Yacht handicapping system

Svenskt Respitsystem (SRS), formerly known as Leading Yard Stick (LYS) and Lidingö Yard Stick (LYS), is a semi-empirical handicapping system used in yacht racing, primarily in Sweden and other Nordic countries.
The first version of the handicap system was developed in 1970 by the Swedish yacht designer Lars-Olof Norlin. He based the system on regatta results from the Round Lidingö Race. His own design, Allegro 27, was used as the benchmark and was by definition assigned a LYS value of 1.00.

Every yacht model has a SRS number that was previously based on results in regattas or, for new models, based on a velocity prediction program (VPP) as in IMS and some other handicapping systems. The SRS number is multiplied by the measured time in order to get the handicap corrected time. Thus, a yacht with SRS 1.30 needs to sail at least 30% faster than a yacht with SRS 1.00 to win over it. Trimarans of the type open OMRA 60, designed for racing only, have SRS values above 3.0.

The system was revised in 2011 and onwards, and is now primarily based on a secret calculation formula that should reflect the performance of each yacht. The formula is secret to prevent development of designs that are optimised for SRS racing.

As the system is semi-empirically based the SRS number for each individual model might be subject for evaluation and eventually change.

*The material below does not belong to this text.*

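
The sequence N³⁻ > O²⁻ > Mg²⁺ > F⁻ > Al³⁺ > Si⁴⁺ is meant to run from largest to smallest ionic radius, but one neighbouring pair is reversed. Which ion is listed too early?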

This particularly applies to new models based on VPP. The system enables yachts of all sizes and types to compete with each other. SRS 1.00 would equal an average boatspeed of 5.5 knots on a circular course at a wind speed of 5.0 m/s.

== SRS numbers ==
The numbers are agreed on by an internordic group. The group is responsible for maintaining a standard list, and agree on SRS values for models that are not yet on the list. If there are sufficient numbers of a specific model, the model will become a standard model.

The standard list is under constant review and change, and an updated list can be found at norlys.org.